Theurer: Die negativen Folgen des Mindestlohns machen uns große Sorgen

 Zur aktuellen Debatte um die Folgen des Mindestlohns erklärt der FDP-Landesvorsitzende und Präsidiumsmitglied im FDP-Bundesvorstand Michael Theurer MdEP:

Supermärkte müssen Mitarbeiter entlassen, Zeitungen können nicht mehr ausgetragen werden und jetzt müssen die Taxiunternehmen in eine Lohn-Preis-Spirale einsteigen. Die negativen Konsequenzen des Mindestlohns werfen ihre Schatten voraus.

 

Der Mindestlohn entpuppt sich als pseudosoziale Mogelpackung, die Arbeitsplätze kostet und die Menschen in Deutschland teuer zu stehen kommt. Um kostendeckend zu arbeiten, müssten Dienstleister wie die Taxiunternehmen künftig ihre Preise deutlich erhöhen oder Leute entlassen. Diese negative Entwicklung sehen wir mit großer Sorge.

 

Die Bundesregierung muss endlich einlenken und auf die Kritik beim Mindestlohn eingehen.
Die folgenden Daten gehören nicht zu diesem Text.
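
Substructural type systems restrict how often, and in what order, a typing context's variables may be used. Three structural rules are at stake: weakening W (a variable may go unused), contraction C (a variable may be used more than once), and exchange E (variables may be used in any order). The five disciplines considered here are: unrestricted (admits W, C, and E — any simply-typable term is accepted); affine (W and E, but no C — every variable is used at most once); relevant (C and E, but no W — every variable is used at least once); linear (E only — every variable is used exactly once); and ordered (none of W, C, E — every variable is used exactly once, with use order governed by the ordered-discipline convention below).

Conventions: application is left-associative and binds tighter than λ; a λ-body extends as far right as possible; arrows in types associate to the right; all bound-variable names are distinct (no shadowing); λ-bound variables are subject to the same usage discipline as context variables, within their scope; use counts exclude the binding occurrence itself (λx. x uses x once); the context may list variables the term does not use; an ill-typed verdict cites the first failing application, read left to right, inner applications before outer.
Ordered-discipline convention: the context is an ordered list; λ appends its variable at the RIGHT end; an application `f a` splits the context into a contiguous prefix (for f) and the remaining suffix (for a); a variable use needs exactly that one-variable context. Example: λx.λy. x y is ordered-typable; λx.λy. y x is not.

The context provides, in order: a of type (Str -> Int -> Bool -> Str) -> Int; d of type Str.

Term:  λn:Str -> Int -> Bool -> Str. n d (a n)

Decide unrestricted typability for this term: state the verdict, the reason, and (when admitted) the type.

yes — simply typable at (Str -> Int -> Bool -> Str) -> Bool -> Str; W, C, E all held; term : (Str -> Int -> Bool -> Str) -> Bool -> Str
usage: a: 1; d: 1; n [bound]: 2
uses in reading order: n, d, a, n
typing: well-typed at (Str -> Int -> Bool -> Str) -> Bool -> Str
summary: ordered ✗ · linear ✗ · affine ✗ · relevant ✓ · unrestricted ✓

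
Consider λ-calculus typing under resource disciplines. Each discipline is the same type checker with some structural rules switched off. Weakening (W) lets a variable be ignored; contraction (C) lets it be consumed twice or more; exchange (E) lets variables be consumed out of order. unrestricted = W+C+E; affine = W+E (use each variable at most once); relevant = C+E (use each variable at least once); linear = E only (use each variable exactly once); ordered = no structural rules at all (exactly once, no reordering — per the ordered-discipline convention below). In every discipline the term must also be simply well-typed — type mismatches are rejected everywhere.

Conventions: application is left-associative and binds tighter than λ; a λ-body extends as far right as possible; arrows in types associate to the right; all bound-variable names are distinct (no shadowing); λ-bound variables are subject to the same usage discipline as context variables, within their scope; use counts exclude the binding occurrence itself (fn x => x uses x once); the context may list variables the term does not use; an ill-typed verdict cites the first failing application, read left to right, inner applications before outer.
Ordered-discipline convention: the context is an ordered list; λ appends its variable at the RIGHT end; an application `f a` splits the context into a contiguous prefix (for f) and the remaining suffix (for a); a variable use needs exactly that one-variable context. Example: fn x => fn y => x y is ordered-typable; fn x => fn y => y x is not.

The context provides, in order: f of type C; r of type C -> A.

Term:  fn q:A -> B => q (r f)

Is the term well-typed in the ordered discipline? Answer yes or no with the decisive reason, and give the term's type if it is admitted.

no — needs exchange: uses follow q, r, f
usage: f: 1×; r: 1×; q [bound]: 1×
use order (left to right): q, r, f
typing: the term checks, with type (A -> B) -> B
all disciplines: ordered ✗ | linear ✓ | affine ✓ | relevant ✓ | unrestricted ✓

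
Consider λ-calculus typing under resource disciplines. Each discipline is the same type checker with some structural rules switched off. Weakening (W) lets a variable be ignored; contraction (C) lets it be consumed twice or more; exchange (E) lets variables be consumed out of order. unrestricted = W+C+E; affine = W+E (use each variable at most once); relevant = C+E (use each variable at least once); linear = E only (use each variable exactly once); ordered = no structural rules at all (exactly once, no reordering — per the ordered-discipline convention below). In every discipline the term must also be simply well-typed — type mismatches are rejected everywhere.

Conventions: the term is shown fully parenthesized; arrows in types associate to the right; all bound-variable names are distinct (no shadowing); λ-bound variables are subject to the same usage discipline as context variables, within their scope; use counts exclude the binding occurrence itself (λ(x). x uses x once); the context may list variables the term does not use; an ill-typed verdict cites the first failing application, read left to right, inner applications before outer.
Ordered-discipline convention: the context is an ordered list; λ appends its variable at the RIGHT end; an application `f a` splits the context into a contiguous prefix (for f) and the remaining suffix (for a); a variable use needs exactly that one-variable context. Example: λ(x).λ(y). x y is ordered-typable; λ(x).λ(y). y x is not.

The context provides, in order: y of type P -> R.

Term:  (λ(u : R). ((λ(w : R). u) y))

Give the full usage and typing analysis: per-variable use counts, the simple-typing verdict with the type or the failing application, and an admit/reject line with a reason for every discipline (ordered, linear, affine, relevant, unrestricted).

counts: y: 1×, u (λ-bound): 1×, w (λ-bound): 0×
uses in reading order: u, y
typing: ill-typed: an application expects R but receives P -> R
ordered ✗ (not simply typable)
linear ✗ (fails simple typing)
affine ✗ (a type mismatch blocks all five)
relevant ✗ (the type mismatch rejects it)
unrestricted ✗ (not simply typable)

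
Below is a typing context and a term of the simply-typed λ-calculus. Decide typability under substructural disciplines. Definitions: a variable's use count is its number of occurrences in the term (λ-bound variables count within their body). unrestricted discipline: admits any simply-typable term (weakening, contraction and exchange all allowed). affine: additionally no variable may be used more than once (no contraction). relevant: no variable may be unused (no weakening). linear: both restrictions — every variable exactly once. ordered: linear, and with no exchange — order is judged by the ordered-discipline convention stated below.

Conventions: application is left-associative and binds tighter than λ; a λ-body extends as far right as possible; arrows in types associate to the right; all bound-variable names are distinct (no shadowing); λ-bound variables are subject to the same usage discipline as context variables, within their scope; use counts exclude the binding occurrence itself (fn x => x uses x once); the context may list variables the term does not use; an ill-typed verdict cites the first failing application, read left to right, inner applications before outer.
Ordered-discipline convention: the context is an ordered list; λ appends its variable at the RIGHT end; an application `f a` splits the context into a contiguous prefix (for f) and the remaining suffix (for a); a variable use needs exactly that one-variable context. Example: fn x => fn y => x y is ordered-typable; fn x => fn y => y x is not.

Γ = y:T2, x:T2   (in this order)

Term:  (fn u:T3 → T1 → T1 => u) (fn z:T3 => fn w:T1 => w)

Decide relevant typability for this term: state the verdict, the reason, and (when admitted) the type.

no — needs weakening: y, x, z unused
usage: y=0, x=0, u (bound)=1, z (bound)=0, w (bound)=1
left-to-right use order: u, w
typing: the term checks, with type T3 → T1 → T1
across the five disciplines: ordered ✗ · linear ✗ · affine ✓ · relevant ✗ · unrestricted ✓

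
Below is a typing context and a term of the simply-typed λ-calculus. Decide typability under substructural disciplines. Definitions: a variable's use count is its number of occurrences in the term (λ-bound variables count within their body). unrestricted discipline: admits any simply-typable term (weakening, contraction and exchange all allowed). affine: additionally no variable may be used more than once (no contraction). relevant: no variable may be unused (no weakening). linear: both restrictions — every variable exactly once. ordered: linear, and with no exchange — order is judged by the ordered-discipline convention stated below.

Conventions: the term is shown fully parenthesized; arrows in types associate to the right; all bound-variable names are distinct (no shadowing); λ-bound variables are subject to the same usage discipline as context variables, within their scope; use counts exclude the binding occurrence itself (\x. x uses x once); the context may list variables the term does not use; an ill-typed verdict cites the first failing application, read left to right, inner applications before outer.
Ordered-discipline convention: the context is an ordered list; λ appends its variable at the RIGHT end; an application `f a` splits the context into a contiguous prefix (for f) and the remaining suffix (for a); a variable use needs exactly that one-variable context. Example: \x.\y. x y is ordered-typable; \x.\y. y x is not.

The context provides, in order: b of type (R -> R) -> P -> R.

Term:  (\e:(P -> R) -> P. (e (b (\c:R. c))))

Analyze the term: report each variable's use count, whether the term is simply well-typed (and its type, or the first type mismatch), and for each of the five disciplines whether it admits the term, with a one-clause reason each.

counts: b: 1×, e (bound): 1×, c (bound): 1×
order of uses: e, b, c
typing: well-typed at ((P -> R) -> P) -> P
ordered: ✗, no contiguous prefix/suffix split fits e, b, c
linear: ✓, exactly-once usage across b, e, c
affine: ✓, b, e, c: no repeats, contraction unneeded
relevant: ✓, at least one use each (b, e, c)
unrestricted: ✓, well-typed at ((P -> R) -> P) -> P; no restrictions here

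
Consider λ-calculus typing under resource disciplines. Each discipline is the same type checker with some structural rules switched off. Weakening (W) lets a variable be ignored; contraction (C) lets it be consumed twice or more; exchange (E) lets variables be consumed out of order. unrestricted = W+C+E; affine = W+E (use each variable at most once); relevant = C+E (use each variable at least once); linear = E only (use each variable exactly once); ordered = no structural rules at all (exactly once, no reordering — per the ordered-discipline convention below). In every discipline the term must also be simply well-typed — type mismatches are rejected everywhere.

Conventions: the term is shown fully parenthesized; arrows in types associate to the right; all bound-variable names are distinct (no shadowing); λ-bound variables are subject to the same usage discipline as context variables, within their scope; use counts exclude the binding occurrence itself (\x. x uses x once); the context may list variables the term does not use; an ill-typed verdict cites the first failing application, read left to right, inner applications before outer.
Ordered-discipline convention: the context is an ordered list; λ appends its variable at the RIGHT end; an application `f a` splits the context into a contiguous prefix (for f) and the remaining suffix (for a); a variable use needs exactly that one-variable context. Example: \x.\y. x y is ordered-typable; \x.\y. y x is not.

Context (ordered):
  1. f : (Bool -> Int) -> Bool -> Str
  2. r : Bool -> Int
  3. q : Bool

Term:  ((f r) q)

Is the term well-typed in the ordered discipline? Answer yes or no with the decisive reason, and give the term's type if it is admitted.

yes — one use each (f, r, q); ordered split holds; term : Str
counts: f ×1; r ×1; q ×1
order of uses: f, r, q
typing: well-typed at Str
across the five disciplines: ordered ✓ | linear ✓ | affine ✓ | relevant ✓ | unrestricted ✓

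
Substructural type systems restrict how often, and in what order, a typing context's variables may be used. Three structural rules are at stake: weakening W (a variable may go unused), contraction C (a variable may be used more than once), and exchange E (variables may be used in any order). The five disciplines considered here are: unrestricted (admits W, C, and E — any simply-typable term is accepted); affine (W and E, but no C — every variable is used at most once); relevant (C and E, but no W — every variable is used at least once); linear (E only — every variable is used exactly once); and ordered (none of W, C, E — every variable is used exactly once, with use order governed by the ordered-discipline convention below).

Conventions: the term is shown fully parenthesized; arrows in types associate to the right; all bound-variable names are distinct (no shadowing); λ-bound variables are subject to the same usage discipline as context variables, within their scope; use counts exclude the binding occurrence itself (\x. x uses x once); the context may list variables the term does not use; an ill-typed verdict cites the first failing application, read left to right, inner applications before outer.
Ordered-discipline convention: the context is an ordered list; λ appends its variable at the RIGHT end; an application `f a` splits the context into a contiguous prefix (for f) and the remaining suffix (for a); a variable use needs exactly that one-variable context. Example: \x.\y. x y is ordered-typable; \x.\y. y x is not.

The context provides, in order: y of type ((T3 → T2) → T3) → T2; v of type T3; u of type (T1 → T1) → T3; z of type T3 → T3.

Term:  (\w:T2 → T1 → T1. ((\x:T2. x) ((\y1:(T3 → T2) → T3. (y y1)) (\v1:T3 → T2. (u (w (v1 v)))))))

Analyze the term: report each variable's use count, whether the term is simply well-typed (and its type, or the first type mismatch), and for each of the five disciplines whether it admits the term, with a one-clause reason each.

variable uses: y: 1×; v: 1×; u: 1×; z: 0×; w (bound): 1×; x (bound): 1×; y1 (bound): 1×; v1 (bound): 1×
use order (left to right): x, y, y1, u, w, v1, v
typing: ✓ — (T2 → T1 → T1) → T2
ordered ✗ (needs weakening: z unused)
linear ✗ (needs weakening: z unused)
affine ✓ (none of y, v, u, z, w, x, y1, v1 used more than once)
relevant ✗ (needs weakening: z unused)
unrestricted ✓ (typability at (T2 → T1 → T1) → T2 is all that's needed)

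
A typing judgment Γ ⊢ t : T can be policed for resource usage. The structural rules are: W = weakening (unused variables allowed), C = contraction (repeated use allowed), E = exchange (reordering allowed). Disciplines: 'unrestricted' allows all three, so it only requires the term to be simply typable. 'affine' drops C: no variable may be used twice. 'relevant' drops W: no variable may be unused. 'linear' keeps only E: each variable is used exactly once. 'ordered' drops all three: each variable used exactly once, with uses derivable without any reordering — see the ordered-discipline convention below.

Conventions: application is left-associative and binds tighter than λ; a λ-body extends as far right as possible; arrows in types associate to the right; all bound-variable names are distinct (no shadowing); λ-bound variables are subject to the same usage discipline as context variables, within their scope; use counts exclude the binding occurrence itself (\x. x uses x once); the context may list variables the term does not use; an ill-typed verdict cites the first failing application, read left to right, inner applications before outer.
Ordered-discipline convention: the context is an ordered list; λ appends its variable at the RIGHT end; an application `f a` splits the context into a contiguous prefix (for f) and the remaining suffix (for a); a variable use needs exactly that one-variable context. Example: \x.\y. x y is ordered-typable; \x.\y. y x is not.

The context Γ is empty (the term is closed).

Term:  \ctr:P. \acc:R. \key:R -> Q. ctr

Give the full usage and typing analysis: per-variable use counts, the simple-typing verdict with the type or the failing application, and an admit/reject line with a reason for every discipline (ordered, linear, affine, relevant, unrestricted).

variable uses: ctr (λ-bound) ×1, acc (λ-bound) ×0, key (λ-bound) ×0
left-to-right use order: ctr
typing: well-typed at P -> R -> (R -> Q) -> P
ordered: ✗ — acc, key left unused
linear: ✗ — acc, key left unused
affine: ✓ — at most one use each (ctr, acc, key)
relevant: ✗ — acc, key left unused
unrestricted: ✓ — simply typable at P -> R -> (R -> Q) -> P; W, C, E all held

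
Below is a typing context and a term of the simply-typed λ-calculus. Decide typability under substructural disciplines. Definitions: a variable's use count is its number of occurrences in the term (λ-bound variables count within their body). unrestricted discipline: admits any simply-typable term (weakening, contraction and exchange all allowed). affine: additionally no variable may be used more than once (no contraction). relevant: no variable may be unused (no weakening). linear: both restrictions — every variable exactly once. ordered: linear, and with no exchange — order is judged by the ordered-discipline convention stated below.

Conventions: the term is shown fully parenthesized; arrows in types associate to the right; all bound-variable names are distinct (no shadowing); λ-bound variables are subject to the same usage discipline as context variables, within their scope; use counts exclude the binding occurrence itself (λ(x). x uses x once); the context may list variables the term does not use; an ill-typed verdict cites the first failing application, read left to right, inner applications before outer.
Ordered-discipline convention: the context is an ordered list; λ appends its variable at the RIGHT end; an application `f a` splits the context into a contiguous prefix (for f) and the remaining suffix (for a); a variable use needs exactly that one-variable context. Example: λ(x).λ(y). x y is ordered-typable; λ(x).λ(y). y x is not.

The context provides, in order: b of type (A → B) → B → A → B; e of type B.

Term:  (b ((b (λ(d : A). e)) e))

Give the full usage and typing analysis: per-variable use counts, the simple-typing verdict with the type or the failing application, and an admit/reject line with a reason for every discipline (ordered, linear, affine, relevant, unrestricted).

variable uses: b ×2; e ×2; d (λ-bound) ×0
left-to-right use order: b, b, e, e
typing: well-typed — term : B → A → B
ordered ✗ (uses contraction: b ×2, e ×2; d never used (weakening))
linear ✗ (uses contraction: b ×2, e ×2; d never used (weakening))
affine ✗ (uses contraction: b ×2, e ×2)
relevant ✗ (d never used (weakening))
unrestricted ✓ (typability at B → A → B is all that's needed)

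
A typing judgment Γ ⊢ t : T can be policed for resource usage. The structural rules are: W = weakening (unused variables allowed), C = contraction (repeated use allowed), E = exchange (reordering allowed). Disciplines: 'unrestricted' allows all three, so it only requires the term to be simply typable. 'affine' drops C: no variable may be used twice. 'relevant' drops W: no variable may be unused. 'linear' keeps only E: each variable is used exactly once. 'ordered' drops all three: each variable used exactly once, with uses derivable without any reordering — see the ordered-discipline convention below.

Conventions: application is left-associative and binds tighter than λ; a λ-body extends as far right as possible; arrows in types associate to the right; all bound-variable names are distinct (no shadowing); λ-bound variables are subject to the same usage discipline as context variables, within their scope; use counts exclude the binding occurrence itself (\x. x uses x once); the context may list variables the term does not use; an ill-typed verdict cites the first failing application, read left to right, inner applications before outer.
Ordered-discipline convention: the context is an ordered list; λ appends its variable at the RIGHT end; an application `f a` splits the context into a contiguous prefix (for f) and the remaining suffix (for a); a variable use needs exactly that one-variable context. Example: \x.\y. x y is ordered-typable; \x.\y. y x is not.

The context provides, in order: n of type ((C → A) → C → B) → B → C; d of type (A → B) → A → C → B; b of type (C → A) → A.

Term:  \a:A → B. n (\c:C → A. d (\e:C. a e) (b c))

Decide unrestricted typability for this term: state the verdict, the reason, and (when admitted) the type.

no — a type mismatch blocks all five
variable uses: n=1; d=1; b=1; a [bound]=1; c [bound]=1; e [bound]=1
use order (left to right): n, d, a, e, b, c
typing: ill-typed: a function awaiting A gets C
summary: ordered ✗, linear ✗, affine ✗, relevant ✗, unrestricted ✗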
So mahnt beispielsweise der Normenkontrollrat an, dass die Kosten und der Bürokratieaufwand des geplanten Mindestlohns für die Unternehmen gewaltig seien. Zudem kritisiert dieses Gremium zu Recht die unvollständige bzw. schlichtweg fehlende Kalkulation und Offenlegung der mit der Einführung des Mindestlohns anfallenden Kontrollkosten. Am härtesten aber trifft der geplante allgemeine gesetzliche Mindestlohn die Menschen, die ihren Arbeitsplatz zu verlieren drohen.